A hashtable in C#. What is it for?

I'm studying theory, tell me what is the practical application of Hashtable.

Author: Андрей NOP, 2018-10-18

2 answers

Hash table (Hashtable) VS dictionary (Dictionary<TKey, TValue>).

What is common:

  1. Both work as key-value storage
  2. Both provide (pseudo) constant access to the value by the key
  3. Both store data in an array of buckets (both have memory costs in a linear relationship with the number of items)

What is the difference:

  1. The table reduces the keys and values to object, which adds memory and speed costs (on boxing/unboxing)
  2. Table, unlike a dictionary, it supports multithreaded reading / single-threaded writing. The dictionary is not designed for several simultaneous readers / one writer (I once screwed up the release on this, be careful)
  3. The table has a wrapper to get a thread-safe table. I didn't see this in the dictionary.
  4. The table and the dictionary calculate collisions in different ways. The table uses double hashing, the dictionary stores something like a pointer to the next element right in the trash (I don't know what this method is called).
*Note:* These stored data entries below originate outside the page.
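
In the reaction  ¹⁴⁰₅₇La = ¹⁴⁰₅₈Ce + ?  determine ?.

Conserve mass number: 140 = 140 + A, so A = 0.
Conserve atomic number: 57 = 58 + Z, so Z = -1.
A = 0 and Z = -1 is ⁰₋₁e — a beta-minus particle.

beta-minus particle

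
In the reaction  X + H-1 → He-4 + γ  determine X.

triton

Conserve mass number: A + 1 = 4 + 0, so A = 3.
Conserve atomic number: Z + 1 = 2 + 0, so Z = 1.
A = 3 and Z = 1 is H-3 — a triton.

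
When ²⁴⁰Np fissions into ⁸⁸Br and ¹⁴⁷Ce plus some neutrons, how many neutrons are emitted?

5

Conserve mass number: 240 = 88 + 147 + k, so k = 240 − 235 = 5.
Check atomic number: 93 = 35 + 58 + 0 = 93. ✓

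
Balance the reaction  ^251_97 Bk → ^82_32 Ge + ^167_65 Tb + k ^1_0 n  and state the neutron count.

Conserve mass number: 251 = 82 + 167 + k, so k = 251 − 249 = 2.
Check atomic number: 97 = 32 + 65 + 0 = 97. ✓

2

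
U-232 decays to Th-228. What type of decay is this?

alpha decay

ΔA = 228 − 232 = -4; ΔZ = 90 − 92 = -2.
A drops by 4 and Z drops by 2 — the signature of alpha emission.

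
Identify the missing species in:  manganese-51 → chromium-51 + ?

Conserve mass number: 51 = 51 + A, so A = 0.
Conserve atomic number: 25 = 24 + Z, so Z = 1.
A = 0 and Z = 1 is e⁺ — a positron.

positron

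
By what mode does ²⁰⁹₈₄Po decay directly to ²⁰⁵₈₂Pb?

ΔA = 205 − 209 = -4; ΔZ = 82 − 84 = -2.
A drops by 4 and Z drops by 2 — the signature of alpha emission.

alpha decay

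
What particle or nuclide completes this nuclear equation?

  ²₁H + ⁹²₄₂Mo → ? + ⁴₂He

Conserve mass number: 2 + 92 = A + 4, so A = 90.
Conserve atomic number: 1 + 42 = Z + 2, so Z = 41.
Z = 41 is niobium, so the species is ⁹⁰₄₁Nb.

Nb-90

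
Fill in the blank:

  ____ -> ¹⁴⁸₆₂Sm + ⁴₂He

Conserve mass number: A = 148 + 4, so A = 152.
Conserve atomic number: Z = 62 + 2, so Z = 64.
Z = 64 is gadolinium, so the species is ¹⁵²₆₄Gd.

Gd-152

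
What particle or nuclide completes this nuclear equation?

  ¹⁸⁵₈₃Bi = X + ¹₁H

Conserve mass number: 185 = A + 1, so A = 184.
Conserve atomic number: 83 = Z + 1, so Z = 82.
Z = 82 is lead, so the species is ¹⁸⁴₈₂Pb.

Pb-184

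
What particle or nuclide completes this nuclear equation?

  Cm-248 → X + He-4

Pu-244

Conserve mass number: 248 = A + 4, so A = 244.
Conserve atomic number: 96 = Z + 2, so Z = 94.
Z = 94 is plutonium, so the species is Pu-244.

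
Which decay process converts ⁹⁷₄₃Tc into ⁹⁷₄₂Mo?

ΔA = 97 − 97 = 0; ΔZ = 42 − 43 = -1.
A is unchanged and Z drops by 1 — a proton has become a neutron (β⁺ emission or electron capture).

beta-plus decay or electron capture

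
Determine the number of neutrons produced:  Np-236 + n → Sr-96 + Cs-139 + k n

Conserve mass number: 237 = 96 + 139 + k, so k = 237 − 235 = 2.
Check atomic number: 93 = 38 + 55 + 0 = 93. ✓

2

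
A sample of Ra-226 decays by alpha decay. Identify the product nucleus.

Alpha decay: mass number changes by -4, atomic number by -2.
A: 226 − 4 = 222; Z: 88 − 2 = 86.
Z = 86 is radon, so the daughter is Rn-222.

Rn-222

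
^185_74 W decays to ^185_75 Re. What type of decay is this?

ΔA = 185 − 185 = 0; ΔZ = 75 − 74 = +1.
A is unchanged and Z rises by 1 — a neutron has become a proton (β⁻ decay).

beta-minus decay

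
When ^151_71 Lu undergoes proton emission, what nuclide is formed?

Proton emission: mass number changes by -1, atomic number by -1.
A: 151 − 1 = 150; Z: 71 − 1 = 70.
Z = 70 is ytterbium, so the daughter is ^150_70 Yb.

Yb-150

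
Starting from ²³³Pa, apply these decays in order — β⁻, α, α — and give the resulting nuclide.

Start: (A, Z) = (233, 91).
After β⁻: (233, 92).
After α: (229, 90).
After α: (225, 88).
Z = 88 is radium.

Ra-225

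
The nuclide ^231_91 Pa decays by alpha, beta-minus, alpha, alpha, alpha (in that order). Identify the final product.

Start: (A, Z) = (231, 91).
After α: (227, 89).
After β⁻: (227, 90).
After α: (223, 88).
After α: (219, 86).
After α: (215, 84).
Z = 84 is polonium.

Po-215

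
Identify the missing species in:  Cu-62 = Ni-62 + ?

positron

Conserve mass number: 62 = 62 + A, so A = 0.
Conserve atomic number: 29 = 28 + Z, so Z = 1.
A = 0 and Z = 1 is e⁺ — a positron.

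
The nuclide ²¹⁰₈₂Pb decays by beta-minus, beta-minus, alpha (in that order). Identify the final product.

Pb-206

Start: (A, Z) = (210, 82).
After β⁻: (210, 83).
After β⁻: (210, 84).
After α: (206, 82).
Z = 82 is lead.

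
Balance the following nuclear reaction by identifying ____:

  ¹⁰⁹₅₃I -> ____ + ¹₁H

Conserve mass number: 109 = A + 1, so A = 108.
Conserve atomic number: 53 = Z + 1, so Z = 52.
Z = 52 is tellurium, so the species is ¹⁰⁸₅₂Te.

Te-108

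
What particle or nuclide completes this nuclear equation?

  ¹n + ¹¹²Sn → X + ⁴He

Conserve mass number: 1 + 112 = A + 4, so A = 109.
Conserve atomic number: 0 + 50 = Z + 2, so Z = 48.
Z = 48 is cadmium, so the species is ¹⁰⁹Cd.

Cd-109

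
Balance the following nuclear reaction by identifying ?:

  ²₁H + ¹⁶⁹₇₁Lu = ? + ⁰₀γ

Hf-171

Conserve mass number: 2 + 169 = A + 0, so A = 171.
Conserve atomic number: 1 + 71 = Z + 0, so Z = 72.
Z = 72 is hafnium, so the species is ¹⁷¹₇₂Hf.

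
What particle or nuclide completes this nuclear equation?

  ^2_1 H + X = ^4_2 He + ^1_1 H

He-3

Conserve mass number: 2 + A = 4 + 1, so A = 3.
Conserve atomic number: 1 + Z = 2 + 1, so Z = 2.
Z = 2 is helium, so the species is ^3_2 He.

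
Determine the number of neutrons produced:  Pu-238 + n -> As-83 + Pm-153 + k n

3

Conserve mass number: 239 = 83 + 153 + k, so k = 239 − 236 = 3.
Check atomic number: 94 = 33 + 61 + 0 = 94. ✓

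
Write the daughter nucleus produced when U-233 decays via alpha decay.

Alpha decay: mass number changes by -4, atomic number by -2.
A: 233 − 4 = 229; Z: 92 − 2 = 90.
Z = 90 is thorium, so the daughter is Th-229.

Th-229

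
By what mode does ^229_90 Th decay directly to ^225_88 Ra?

ΔA = 225 − 229 = -4; ΔZ = 88 − 90 = -2.
A drops by 4 and Z drops by 2 — the signature of alpha emission.

alpha decay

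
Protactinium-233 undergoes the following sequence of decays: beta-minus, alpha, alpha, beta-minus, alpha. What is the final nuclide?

Start: (A, Z) = (233, 91).
After β⁻: (233, 92).
After α: (229, 90).
After α: (225, 88).
After β⁻: (225, 89).
After α: (221, 87).
Z = 87 is francium.

Fr-221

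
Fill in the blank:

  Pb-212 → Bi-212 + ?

beta-minus particle

Conserve mass number: 212 = 212 + A, so A = 0.
Conserve atomic number: 82 = 83 + Z, so Z = -1.
A = 0 and Z = -1 is e⁻ — a beta-minus particle.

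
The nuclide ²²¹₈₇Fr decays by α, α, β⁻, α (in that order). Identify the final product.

Pb-209

Start: (A, Z) = (221, 87).
After α: (217, 85).
After α: (213, 83).
After β⁻: (213, 84).
After α: (209, 82).
Z = 82 is lead.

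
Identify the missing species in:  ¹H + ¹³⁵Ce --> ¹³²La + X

alpha particle

Conserve mass number: 1 + 135 = 132 + A, so A = 4.
Conserve atomic number: 1 + 58 = 57 + Z, so Z = 2.
A = 4 and Z = 2 is ⁴He — an alpha particle.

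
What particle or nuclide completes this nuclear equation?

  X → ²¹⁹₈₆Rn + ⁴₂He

Ra-223

Conserve mass number: A = 219 + 4, so A = 223.
Conserve atomic number: Z = 86 + 2, so Z = 88.
Z = 88 is radium, so the species is ²²³₈₈Ra.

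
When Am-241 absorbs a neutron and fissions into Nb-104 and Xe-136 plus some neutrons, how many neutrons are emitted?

2

Conserve mass number: 242 = 104 + 136 + k, so k = 242 − 240 = 2.
Check atomic number: 95 = 41 + 54 + 0 = 95. ✓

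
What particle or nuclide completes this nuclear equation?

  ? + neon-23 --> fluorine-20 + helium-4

Conserve mass number: A + 23 = 20 + 4, so A = 1.
Conserve atomic number: Z + 10 = 9 + 2, so Z = 1.
A = 1 and Z = 1 is hydrogen-1 — a proton.

proton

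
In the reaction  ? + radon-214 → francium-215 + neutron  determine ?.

Conserve mass number: A + 214 = 215 + 1, so A = 2.
Conserve atomic number: Z + 86 = 87 + 0, so Z = 1.
A = 2 and Z = 1 is hydrogen-2 — a deuteron.

deuteron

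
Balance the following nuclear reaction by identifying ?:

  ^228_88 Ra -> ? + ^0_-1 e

Conserve mass number: 228 = A + 0, so A = 228.
Conserve atomic number: 88 = Z − 1, so Z = 89.
Z = 89 is actinium, so the species is ^228_89 Ac.

Ac-228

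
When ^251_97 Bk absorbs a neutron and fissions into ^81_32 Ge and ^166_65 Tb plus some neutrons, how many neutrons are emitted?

Conserve mass number: 252 = 81 + 166 + k, so k = 252 − 247 = 5.
Check atomic number: 97 = 32 + 65 + 0 = 97. ✓

5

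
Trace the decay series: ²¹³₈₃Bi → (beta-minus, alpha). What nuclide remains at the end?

Pb-209

Start: (A, Z) = (213, 83).
After β⁻: (213, 84).
After α: (209, 82).
Z = 82 is lead.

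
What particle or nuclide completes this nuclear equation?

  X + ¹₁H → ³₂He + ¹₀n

Conserve mass number: A + 1 = 3 + 1, so A = 3.
Conserve atomic number: Z + 1 = 2 + 0, so Z = 1.
A = 3 and Z = 1 is ³₁H — a triton.

triton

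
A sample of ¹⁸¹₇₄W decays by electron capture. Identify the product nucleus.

Electron capture: mass number changes by +0, atomic number by -1.
A: 181 = 181; Z: 74 − 1 = 73.
Z = 73 is tantalum, so the daughter is ¹⁸¹₇₃Ta.

Ta-181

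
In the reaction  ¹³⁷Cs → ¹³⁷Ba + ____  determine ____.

beta-minus particle

Conserve mass number: 137 = 137 + A, so A = 0.
Conserve atomic number: 55 = 56 + Z, so Z = -1.
A = 0 and Z = -1 is e⁻ — a beta-minus particle.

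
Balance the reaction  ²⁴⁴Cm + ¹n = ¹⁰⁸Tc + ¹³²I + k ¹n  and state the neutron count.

5

Conserve mass number: 245 = 108 + 132 + k, so k = 245 − 240 = 5.
Check atomic number: 96 = 43 + 53 + 0 = 96. ✓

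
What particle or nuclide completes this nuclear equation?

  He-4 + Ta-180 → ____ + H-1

Conserve mass number: 4 + 180 = A + 1, so A = 183.
Conserve atomic number: 2 + 73 = Z + 1, so Z = 74.
Z = 74 is tungsten, so the species is W-183.

W-183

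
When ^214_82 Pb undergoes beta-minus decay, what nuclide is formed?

Bi-214

Beta-minus decay: mass number changes by +0, atomic number by +1.
A: 214 = 214; Z: 82 + 1 = 83.
Z = 83 is bismuth, so the daughter is ^214_83 Bi.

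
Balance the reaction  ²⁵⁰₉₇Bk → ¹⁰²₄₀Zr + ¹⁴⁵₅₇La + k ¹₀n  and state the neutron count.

Conserve mass number: 250 = 102 + 145 + k, so k = 250 − 247 = 3.
Check atomic number: 97 = 40 + 57 + 0 = 97. ✓

3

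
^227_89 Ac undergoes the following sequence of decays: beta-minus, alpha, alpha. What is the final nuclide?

Start: (A, Z) = (227, 89).
After β⁻: (227, 90).
After α: (223, 88).
After α: (219, 86).
Z = 86 is radon.

Rn-219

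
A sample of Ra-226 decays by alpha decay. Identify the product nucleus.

Rn-222

Alpha decay: mass number changes by -4, atomic number by -2.
A: 226 − 4 = 222; Z: 88 − 2 = 86.
Z = 86 is radon, so the daughter is Rn-222.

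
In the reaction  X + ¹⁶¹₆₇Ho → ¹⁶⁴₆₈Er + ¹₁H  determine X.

Conserve mass number: A + 161 = 164 + 1, so A = 4.
Conserve atomic number: Z + 67 = 68 + 1, so Z = 2.
A = 4 and Z = 2 is ⁴₂He — an alpha particle.

alpha particle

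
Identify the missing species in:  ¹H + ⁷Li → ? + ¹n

Be-7

Conserve mass number: 1 + 7 = A + 1, so A = 7.
Conserve atomic number: 1 + 3 = Z + 0, so Z = 4.
Z = 4 is beryllium, so the species is ⁷Be.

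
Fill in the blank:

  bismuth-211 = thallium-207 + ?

Conserve mass number: 211 = 207 + A, so A = 4.
Conserve atomic number: 83 = 81 + Z, so Z = 2.
A = 4 and Z = 2 is helium-4 — an alpha particle.

alpha particle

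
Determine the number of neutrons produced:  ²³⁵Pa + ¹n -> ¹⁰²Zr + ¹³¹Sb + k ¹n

3

Conserve mass number: 236 = 102 + 131 + k, so k = 236 − 233 = 3.
Check atomic number: 91 = 40 + 51 + 0 = 91. ✓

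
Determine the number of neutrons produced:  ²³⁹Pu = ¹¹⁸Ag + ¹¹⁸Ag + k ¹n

Conserve mass number: 239 = 118 + 118 + k, so k = 239 − 236 = 3.
Check atomic number: 94 = 47 + 47 + 0 = 94. ✓

3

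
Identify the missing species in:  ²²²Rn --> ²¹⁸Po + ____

Conserve mass number: 222 = 218 + A, so A = 4.
Conserve atomic number: 86 = 84 + Z, so Z = 2.
A = 4 and Z = 2 is ⁴He — an alpha particle.

alpha particle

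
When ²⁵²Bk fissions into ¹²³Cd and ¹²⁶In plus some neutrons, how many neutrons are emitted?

Conserve mass number: 252 = 123 + 126 + k, so k = 252 − 249 = 3.
Check atomic number: 97 = 48 + 49 + 0 = 97. ✓

3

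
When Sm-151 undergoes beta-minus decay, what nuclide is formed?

Eu-151

Beta-minus decay: mass number changes by +0, atomic number by +1.
A: 151 = 151; Z: 62 + 1 = 63.
Z = 63 is europium, so the daughter is Eu-151.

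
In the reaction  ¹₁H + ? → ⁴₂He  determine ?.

triton

Conserve mass number: 1 + A = 4, so A = 3.
Conserve atomic number: 1 + Z = 2, so Z = 1.
A = 3 and Z = 1 is ³₁H — a triton.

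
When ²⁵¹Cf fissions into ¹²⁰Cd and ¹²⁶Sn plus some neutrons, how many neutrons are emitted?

5

Conserve mass number: 251 = 120 + 126 + k, so k = 251 − 246 = 5.
Check atomic number: 98 = 48 + 50 + 0 = 98. ✓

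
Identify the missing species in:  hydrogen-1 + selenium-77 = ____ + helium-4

As-74

Conserve mass number: 1 + 77 = A + 4, so A = 74.
Conserve atomic number: 1 + 34 = Z + 2, so Z = 33.
Z = 33 is arsenic, so the species is arsenic-74.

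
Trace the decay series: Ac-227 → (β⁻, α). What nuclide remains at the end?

Start: (A, Z) = (227, 89).
After β⁻: (227, 90).
After α: (223, 88).
Z = 88 is radium.

Ra-223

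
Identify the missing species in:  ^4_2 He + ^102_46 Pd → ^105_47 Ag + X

Conserve mass number: 4 + 102 = 105 + A, so A = 1.
Conserve atomic number: 2 + 46 = 47 + Z, so Z = 1.
A = 1 and Z = 1 is ^1_1 H — a proton.

proton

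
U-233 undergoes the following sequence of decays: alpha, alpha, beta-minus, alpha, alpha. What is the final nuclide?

At-217

Start: (A, Z) = (233, 92).
After α: (229, 90).
After α: (225, 88).
After β⁻: (225, 89).
After α: (221, 87).
After α: (217, 85).
Z = 85 is astatine.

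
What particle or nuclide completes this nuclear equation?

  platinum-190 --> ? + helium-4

Os-186

Conserve mass number: 190 = A + 4, so A = 186.
Conserve atomic number: 78 = Z + 2, so Z = 76.
Z = 76 is osmium, so the species is osmium-186.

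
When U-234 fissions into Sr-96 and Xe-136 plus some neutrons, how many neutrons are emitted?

Conserve mass number: 234 = 96 + 136 + k, so k = 234 − 232 = 2.
Check atomic number: 92 = 38 + 54 + 0 = 92. ✓

2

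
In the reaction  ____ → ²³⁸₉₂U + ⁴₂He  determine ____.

Conserve mass number: A = 238 + 4, so A = 242.
Conserve atomic number: Z = 92 + 2, so Z = 94.
Z = 94 is plutonium, so the species is ²⁴²₉₄Pu.

Pu-242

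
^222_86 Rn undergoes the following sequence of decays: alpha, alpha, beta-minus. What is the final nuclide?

Bi-214

Start: (A, Z) = (222, 86).
After α: (218, 84).
After α: (214, 82).
After β⁻: (214, 83).
Z = 83 is bismuth.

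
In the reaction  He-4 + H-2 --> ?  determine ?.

Conserve mass number: 4 + 2 = A, so A = 6.
Conserve atomic number: 2 + 1 = Z, so Z = 3.
Z = 3 is lithium, so the species is Li-6.

Li-6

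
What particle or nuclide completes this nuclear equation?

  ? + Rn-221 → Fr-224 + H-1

alpha particle

Conserve mass number: A + 221 = 224 + 1, so A = 4.
Conserve atomic number: Z + 86 = 87 + 1, so Z = 2.
A = 4 and Z = 2 is He-4 — an alpha particle.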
In theory (in my opinion), because of this, the dictionary should handle read collisions much faster, but I did not check.
 2
Author: tym32167, 2018-10-18 10:07:04

In essence, Hashtable is an untyped version of the dictionary (Dictionary<TKey, TValue>) and can be used in the same situations as you would use a dictionary.

But in modern realities, this is very rarely required and it is better to give preference to a strictly typed data structure.